RAZORS BLADES IN APPLES
This one dates back to the 1960’s, when rumors started
circulating about sharp objects being put in Halloween goodies — especially
apples. But this one appears to be mostly the stuff of urban legend: One professor who investigated the matter, Joel Best, found only 80 cases of razors or needles being put in Halloween candy, and almost all of
those cases were hoaxes.
But the rumors were so persistent that in 1968, New Jersey actually mandated prison terms for anyone tampering with Halloween candy or fruit. That year would also see 13 razor blade-laden apples, and between 1972 through 1982, the occasional apple stuffed with something sharp would also show up, but as Best discovered time and time again, even in those cases, the reports were mostly hoaxes “concocted by the children or parents,” and not a deranged neighbor.
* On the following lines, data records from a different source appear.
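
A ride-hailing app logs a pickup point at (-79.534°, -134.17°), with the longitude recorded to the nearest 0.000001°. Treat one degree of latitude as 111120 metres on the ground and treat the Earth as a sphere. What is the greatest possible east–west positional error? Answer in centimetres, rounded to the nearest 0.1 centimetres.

Rounding to 6 decimal places leaves the longitude within ±5e-07° of the true value.
At latitude 79.534° a degree of longitude spans 111120 m × cos 79.534° = 111120 × 0.1817 ≈ 20185.2 m.
So at most 5e-07° × 20185.2 ≈ 0.0100926 m east–west.
That is 0.0100926 m = 1.0093 cm.

1.0 centimetres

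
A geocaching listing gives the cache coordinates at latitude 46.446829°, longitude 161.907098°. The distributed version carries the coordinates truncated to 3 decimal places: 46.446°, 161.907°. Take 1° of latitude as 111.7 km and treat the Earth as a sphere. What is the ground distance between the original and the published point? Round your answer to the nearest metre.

Δlat = 46.446829 − 46.446 = +0.000829°; Δlon = 161.907098 − 161.907 = +0.000098°.
N–S: 0.000829° × 111700 m/° = 92.5993 m.
East–west at this latitude: 0.000098° × 111700 × cos 46.446° ≈ 0.000098 × 76965.5 = 7.54262 m.
Hypotenuse of the two orthogonal shifts: √(92.5993² + 7.54262²) = 92.906 m.

93 metres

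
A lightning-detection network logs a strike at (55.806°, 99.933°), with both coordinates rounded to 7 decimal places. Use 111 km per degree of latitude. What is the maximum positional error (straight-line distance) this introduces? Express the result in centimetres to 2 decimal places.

0.64 centimetres

Rounding to 7 decimal places leaves each coordinate within ±5e-08° of the true value.
North–south component: 5e-08° × 111000 = 0.00555 m.
E–W at 55.806°: 5e-08° × 111000 × cos 55.806° = 5e-08 × 111000 × 0.5620 ≈ 0.00311908 m.
Combining orthogonally: (0.00555² + 0.00311908²)^½ ≈ 0.00636641 m.
That is 0.00636641 m = 0.63664 cm.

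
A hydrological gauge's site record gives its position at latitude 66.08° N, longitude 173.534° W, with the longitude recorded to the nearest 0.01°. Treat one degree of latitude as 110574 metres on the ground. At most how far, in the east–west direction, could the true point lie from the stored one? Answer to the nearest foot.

735 feet

Rounding to 2 decimal places leaves the longitude within ±0.005° of the true value.
At latitude 66.08° a degree of longitude spans 110574 m × cos 66.08° = 110574 × 0.4055 ≈ 44833.4 m.
So at most 0.005° × 44833.4 ≈ 224.167 m east–west.
Converting: 224.167 m × 3.2808 ft/m ≈ 735.46 ft.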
Luckily, in 75 percent of these cases, no injuries were sustained.
NEEDLES IN CANDY BARS
In 2000, a 49-year-old Minneapolis
man named James Joseph Smith took the demented time to fill Snickers candy bars with needles before distributing them to trick-or-treaters. Luckily, aside from one 14-year-old boy
pricking himself a wee bit when he bit into his candy, no one was hurt.
In 1964, Long Island resident Helen Pfeil was sick of teenagers going around trick-or-treating when they were clearly too old
for such fun.
So, naturally, Pfeil decided that putting an end to this behavior meant putting an end to the teenagers themselves. Depending on who you ask, Pfeil either wrapped arsenic pellets in napkins and mixed them in with candy, or she simply put together bags that included dog biscuits and steel wool pads, marking it all as “poison,” as a supposed joke. Either way, she pleaded guilty to child endangerment and enjoyed a suspended sentence, which leads me to believe that the arsenic part of the story might be a bit of an exaggeration for the sake of urban legends.
In 1996, seven-year-old Ferdinan Siquig collapsed after
eating Halloween candy. Once he was taken to the hospital, traces of cocaine were found in his urine, so the media immediately went into high alert and scared the hell out of everyone for days. However, later tests found that
the initial results had been wrong, and that sometimes, kids just collapse, even when they aren't high on coke.
But, in keeping with the coke theme, in 2012, a UK man did accidentally hand out coke to trick-or-treaters, because, apparently, he had mistaken them for bags of Haribo gummy candies. (Because, obviously, this is a common mistake.) The man, 23-year-old Donald Junior Green, was sentenced to 130 hours of community service and lost all the $320 worth of coke he had bought earlier that day.
In 2013, a woman in Salinas,
California was accidentally dosed with what appeared to be LSD after she reached
into her daughter’s Halloween candy stash and pulled out a Snickers bar to eat.
Realizing something was wrong, she was taken to the hospital where doctors agreed that her symptoms were indeed on par with someone who had dropped
acid. Further investigation revealed that the wrapper was also totally not a normal Snickers wrapper.
Although it was an isolated event and no one was charged with the dosing the woman (who perhaps dosed herself but just didn’t want anyone to know that she believes Halloween is better when you’re tripping) it is still added itself to the list of Halloween candy freak-outs.
The major takeaway here? For some reason, it seems that Snickers are the candy of choice for tampering. So ... snack wisely?